A rotational-cavity optomechanical system with two revolving cavity mirrors: optical response and fast-slow light mechanism

TL;DR

This paper studies a Laguerre-Gaussian cavity optomechanical system with two rotating mirrors, revealing how orbital angular momentum influences double optomechanically induced transparency and enabling control of fast and slow light.

Contribution

It demonstrates that double-OMIT arises from orbital angular momentum, not momentum, and shows how to switch between ultrafast and ultraslow light by adjusting angular momentum.

Findings

Double-OMIT is caused by orbital angular momentum.

Fast and slow light can be controlled via angular momentum.

Single cavity system suffices for double-OMIT, simplifying previous setups.

Abstract

We investigate the optical behavior of a single Laguerre-Gaussian cavity optomechanical system consisting of two mechanically rotating mirrors. We explore the effects of various physical parameters on the double optomechanically induced transparency (OMIT) of the system and provide a detailed explanation of the underlying physical mechanism.
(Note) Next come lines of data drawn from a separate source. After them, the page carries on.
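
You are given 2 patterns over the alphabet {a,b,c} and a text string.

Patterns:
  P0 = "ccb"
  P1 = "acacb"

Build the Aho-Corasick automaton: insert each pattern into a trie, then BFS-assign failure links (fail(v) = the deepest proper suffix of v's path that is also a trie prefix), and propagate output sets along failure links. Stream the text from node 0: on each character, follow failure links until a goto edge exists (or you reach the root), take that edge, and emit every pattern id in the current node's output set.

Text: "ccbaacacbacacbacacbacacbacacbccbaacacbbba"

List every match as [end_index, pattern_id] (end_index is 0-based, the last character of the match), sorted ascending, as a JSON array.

Build:
Trie (insert patterns):
  0='ε' goto a→4 c→1
  1='c' goto c→2
  2='cc' goto b→3
  3='ccb' goto ·  [P0 ends]
  4='a' goto c→5
  5='ac' goto a→6
  6='aca' goto c→7
  7='acac' goto b→8
  8='acacb' goto ·  [P1 ends]

Failure links (BFS by depth):
  n1('c'): parent n0 fail=0; on 'c' 0 → fail=0;  out ∅∪∅=∅
  n4('a'): parent n0 fail=0; on 'a' 0 → fail=0;  out ∅∪∅=∅
  n2('cc'): parent n1 fail=0; on 'c' 0 → fail=1;  out ∅∪∅=∅
  n5('ac'): parent n4 fail=0; on 'c' 0 → fail=1;  out ∅∪∅=∅
  n3('ccb'): parent n2 fail=1; on 'b' 1→0 → fail=0;  out {0}∪∅={0}
  n6('aca'): parent n5 fail=1; on 'a' 1→0 → fail=4;  out ∅∪∅=∅
  n7('acac'): parent n6 fail=4; on 'c' 4 → fail=5;  out ∅∪∅=∅
  n8('acacb'): parent n7 fail=5; on 'b' 5→1→0 → fail=0;  out {1}∪∅={1}

Scan:
i=0 'c': node 0→1
i=1 'c': node 1→2
i=2 'b': node 2→3  emit P0@[0:2]
i=3 'a': node 3→4 (via fail)
i=4 'a': node 4→4 (via fail)
i=5 'c': node 4→5
i=6 'a': node 5→6
i=7 'c': node 6→7
i=8 'b': node 7→8  emit P1@[4:8]
i=9 'a': node 8→4 (via fail)
i=10 'c': node 4→5
i=11 'a': node 5→6
i=12 'c': node 6→7
i=13 'b': node 7→8  emit P1@[9:13]
i=14 'a': node 8→4 (via fail)
i=15 'c': node 4→5
i=16 'a': node 5→6
i=17 'c': node 6→7
i=18 'b': node 7→8  emit P1@[14:18]
i=19 'a': node 8→4 (via fail)
i=20 'c': node 4→5
i=21 'a': node 5→6
i=22 'c': node 6→7
i=23 'b': node 7→8  emit P1@[19:23]
i=24 'a': node 8→4 (via fail)
i=25 'c': node 4→5
i=26 'a': node 5→6
i=27 'c': node 6→7
i=28 'b': node 7→8  emit P1@[24:28]
i=29 'c': node 8→1 (via fail)
i=30 'c': node 1→2
i=31 'b': node 2→3  emit P0@[29:31]
i=32 'a': node 3→4 (via fail)
i=33 'a': node 4→4 (via fail)
i=34 'c': node 4→5
i=35 'a': node 5→6
i=36 'c': node 6→7
i=37 'b': node 7→8  emit P1@[33:37]
i=38 'b': node 8→0 (via fail)
i=39 'b': node 0→0
i=40 'a': node 0→4

Matches: [[2,0],[8,1],[13,1],[18,1],[23,1],[28,1],[31,0],[37,1]]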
We show that the momentum is not the cause of the current double-OMIT phenomena; rather, it results from the orbital angular momentum between the optical field and the rotating mirrors. Additionally, the double-OMIT is simply produced using a single Laguerre-Gaussian cavity optomechanical system rather than by integrating many subsystems or adding the atomic medium as in earlier studies. We also investigate the impact of fast and slow light in this system. Finally, we show that the switching between ultrafast and ultraslow light can be realized by adjusting the angular momentum, which is a new source of regulating fast-slow light.